Die Rede wird von
einem Vertreter der fiktiven Zygos-Bankengruppe in Frankfurt vor Demonstranten
der deutschen Occupy-Bewegung gehalten, die seit Wochen das Bild des urbanen Finanzviertels
prägen, mit dem Auftrag, das sich im freien Fall befindende Image der Banken zu
retten und die Aktivisten dazu zu bringen, Ihre Publicity-schädigenden Blockaden
zu stoppen und ihre Zelte abzubrechen. Die Rede wird permanent von lauten
Buhrufen begleitet.
99 Prozent auszumachen, ist nicht genug
Meine sehr geehrten Damen und Herren! Zu
allererst möchte ich mich vielmals für die Möglichkeit, welche mir gewährt
wurde, bedanken: hier vor Ihnen zu sprechen erlaubt mir endlich das seit Wochen
anhaltende Schweigen der Finanzinstitute im Hinblick auf die hier von statten
gehende Bewegung zu brechen.
endlich bietet sich uns die Gelegenheit,
gemeinsam die Probleme der Banken zu lösen!
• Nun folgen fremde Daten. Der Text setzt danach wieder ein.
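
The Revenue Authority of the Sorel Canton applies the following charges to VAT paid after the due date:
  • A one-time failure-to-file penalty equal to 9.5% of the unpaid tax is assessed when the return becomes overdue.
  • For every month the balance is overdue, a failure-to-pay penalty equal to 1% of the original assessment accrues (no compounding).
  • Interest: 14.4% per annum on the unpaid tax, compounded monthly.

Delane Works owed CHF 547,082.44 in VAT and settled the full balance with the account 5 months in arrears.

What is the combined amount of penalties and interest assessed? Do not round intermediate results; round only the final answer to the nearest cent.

Failure-to-file penalty: 9.5% × CHF 547,082.44 = CHF 51,972.83…
Failure-to-pay penalty: 5 × 1% × CHF 547,082.44 = CHF 27,354.12…
Interest (14.4%/yr ÷ 12 = 1.2%/month): CHF 547,082.44 × ((1 + 0.012)^5 − 1) = CHF 33,622.2556…
Penalties + interest = CHF 79,326.9538 + CHF 33,622.2556… = CHF 112,949.21

CHF 112,949.21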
Meine werten Anwesenden, es ist nicht von
der Hand zu weisen, dass der Kapitalismus sich in der tiefsten Krise seit 1929
befindet. Doch sollten wir, die sich alle hier gemeinsam versammelt haben und
sich dieses Problems durchgängig bewusst sind, nicht lieber gemeinsam der Lösung
des Problems widmen anstatt der romantischen Vorstellung zu verfallen, in einer
Welt zu leben, in der man sich der Bindung von Märkten entledigen könne?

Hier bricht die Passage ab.